В 2020 году в районе Хатрас в Уттар-Прадеше 19-летняя женщина из низшей касты (далит) была изнасилована четырьмя мужчинами из высшей касты и впоследствии скончалась от полученных травм. Сначала полиция отказалась подавать официальный отчет, а затем поспешно кремировала ее тело без согласия семьи. Протесты проводились, но они так и не привлекли того внимания, которое было уделено двум студентам. Только один из обвиняемых был приговорен к пожизненному заключению; остальные были оправданы. Или возьмите задокументированную практику изнасилований, совершенных индийскими военными за последние три десятилетия во время вооруженных конфликтов против мусульман и коренных общин адиваси, как орудия власти наряду с убийствами, поджогами и массовыми перемещениями — преступлениями, которые никогда не привлекаются к ответственности. В прошлом году Free Press Journal сообщил, что «во многих случаях виновниками были блюстители закона, такие как полиция. Изнасилования в Кашмире и на северо-востоке, совершенные мужчинами в форме, обычно игнорируются». Такая безнаказанность санкционирует применение изнасилования официальными государственными силами. Между тем, супружеское изнасилование пока не считается преступлением, несмотря на то, что юридическая комиссия после дела Нирбхайи рекомендовала криминализировать его, фактически предоставив мужчинам неотъемлемые права на тела их жен. Действительно, выяснилось, что обвиняемый по делу Калькутты имел историю нападений на своих жен: против него не было возбуждено никаких дел за его действия, и ему разрешили продолжить выполнять свои обязанности в качестве добровольца полиции.

В целом, начинает формироваться неявная иерархия. Как описала ее писательница и активистка Мина Кандасами в своем блоге в 2014 году: Кастовый индусский мужчина имеет чувство права на тела кастовых индусских женщин… на тела мужчин-далитов (самый безжалостно эксплуатируемый рабочий класс в стране сегодня), на тела женщин-далитов (которые не только эксплуатируются как класс, но и являются жертвами сексуального насилия).
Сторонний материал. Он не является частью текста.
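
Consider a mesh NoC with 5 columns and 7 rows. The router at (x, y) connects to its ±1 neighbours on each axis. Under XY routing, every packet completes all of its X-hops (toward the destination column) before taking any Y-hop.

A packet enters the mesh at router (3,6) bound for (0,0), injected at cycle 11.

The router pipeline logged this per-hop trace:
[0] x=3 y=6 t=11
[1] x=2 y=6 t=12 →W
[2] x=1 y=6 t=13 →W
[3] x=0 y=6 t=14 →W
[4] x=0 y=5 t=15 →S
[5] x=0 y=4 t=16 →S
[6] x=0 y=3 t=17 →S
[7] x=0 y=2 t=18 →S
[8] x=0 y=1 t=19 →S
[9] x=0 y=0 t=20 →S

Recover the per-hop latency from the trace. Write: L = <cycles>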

Поскольку изнасилование является актом мужского права, оно становится опасным оружием войны в руках кастовых индусских мужчин, которые используют сексуальное унижение и насилие для поддержания системы, которая сохраняет нетронутым их превосходство.

Приписывая отдельные случаи «этим людям», образованные индийцы, включая женщин, обходят стороной первопричину: неявную систему верований, которая поддерживает неравенство между полами и кастами и сдерживает более широкий прогресс страны.
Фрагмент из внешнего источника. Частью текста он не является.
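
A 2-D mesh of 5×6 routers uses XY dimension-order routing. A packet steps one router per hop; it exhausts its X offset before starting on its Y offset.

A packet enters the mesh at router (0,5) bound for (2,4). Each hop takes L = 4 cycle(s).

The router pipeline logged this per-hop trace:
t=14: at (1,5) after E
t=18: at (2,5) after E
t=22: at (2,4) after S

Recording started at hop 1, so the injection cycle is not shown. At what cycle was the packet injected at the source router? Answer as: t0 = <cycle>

The first recorded entry is hop 1 at cycle 14.
t0 = cyc[1] − L = 14 − 4 = 10.

t0 = 10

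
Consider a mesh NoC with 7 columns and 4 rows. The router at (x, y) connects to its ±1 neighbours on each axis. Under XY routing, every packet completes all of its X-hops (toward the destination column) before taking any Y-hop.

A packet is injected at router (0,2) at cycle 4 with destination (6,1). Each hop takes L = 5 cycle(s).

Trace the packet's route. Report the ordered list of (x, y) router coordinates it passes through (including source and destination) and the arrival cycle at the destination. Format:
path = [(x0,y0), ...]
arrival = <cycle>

t=4: at (0,2)
t=9: at (1,2) after E
t=14: at (2,2) after E
t=19: at (3,2) after E
t=24: at (4,2) after E
t=29: at (5,2) after E
t=34: at (6,2) after E
t=39: at (6,1) after S

path = [(0,2), (1,2), (2,2), (3,2), (4,2), (5,2), (6,2), (6,1)]
arrival = 39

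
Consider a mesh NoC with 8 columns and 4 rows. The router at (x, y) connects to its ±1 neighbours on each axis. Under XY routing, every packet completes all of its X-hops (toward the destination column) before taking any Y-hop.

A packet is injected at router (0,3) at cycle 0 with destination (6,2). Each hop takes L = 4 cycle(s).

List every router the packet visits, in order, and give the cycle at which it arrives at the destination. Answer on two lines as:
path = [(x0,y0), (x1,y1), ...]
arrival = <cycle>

path = [(0,3), (1,3), (2,3), (3,3), (4,3), (5,3), (6,3), (6,2)]
arrival = 28

#0 — 0,3 | c0
#1 — 1,3 | c4 | E
#2 — 2,3 | c8 | E
#3 — 3,3 | c12 | E
#4 — 4,3 | c16 | E
#5 — 5,3 | c20 | E
#6 — 6,3 | c24 | E
#7 — 6,2 | c28 | S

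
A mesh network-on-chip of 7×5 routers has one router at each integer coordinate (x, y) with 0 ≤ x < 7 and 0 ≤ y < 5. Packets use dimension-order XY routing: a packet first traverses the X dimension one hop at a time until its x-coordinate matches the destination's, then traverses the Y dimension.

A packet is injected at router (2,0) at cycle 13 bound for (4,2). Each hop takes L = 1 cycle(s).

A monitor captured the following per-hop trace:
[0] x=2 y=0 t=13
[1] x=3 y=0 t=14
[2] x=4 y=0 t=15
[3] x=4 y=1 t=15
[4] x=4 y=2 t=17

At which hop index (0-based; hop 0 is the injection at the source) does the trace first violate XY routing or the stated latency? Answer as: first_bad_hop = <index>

  1: Δx=+1 Δy=+0 Δt=1 [ok]
  2: Δx=+1 Δy=+0 Δt=1 [ok]
  3: Δx=+0 Δy=+1 Δt=0 [BAD: Δcyc=0≠L]

first_bad_hop = 3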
Приглашение на свадьбу означало, что меня должны были инициировать в ношение сари. Традиционная индийская одежда для женщин тяготеет к скромности, скрывая части тела, которые считаются закрытыми для посторонних глаз. Длинные курты с чуридарами , комплекты сальвар-камиз , дупатты , накинутые на плечо, — все это сделано из свободных, струящихся тканей, которые удобны, но не очень льстят. Сари — это нечто иное: оно сделано из обтягивающей, поддерживающей живот блузки и длинной ткани, аккуратно намотанной и повязанной вокруг тела, как бант на подарке, оно подчеркивает женскую фигуру, скрывая менее привлекательные выпуклости. Говорят, что ни одна женщина не может выглядеть плохо в сари. В последние годы этот наряд был объявлен символом освобождения южноазиатскими женщинами. Я стояла в своей гостиной в нижнем белье, среди водоворота жесткого шелка, пока Мегхна посвящала меня в тонкое ремесло драпировки, как ее научили ее мать и тети. Сначала я должна была завязать узел на краю ткани и держать его в кулаке, позволяя остальной части ткани упасть на землю; затем дважды обернуть ткань вокруг талии, фактически сделав нижнюю часть тела неподвижной; затем я должна была аккуратно сложить ткань вперед и назад, заправляя складки в переднюю часть сари, прежде чем перекинуть оставшуюся ткань через плечо, где паллу могла бы спадать на спину.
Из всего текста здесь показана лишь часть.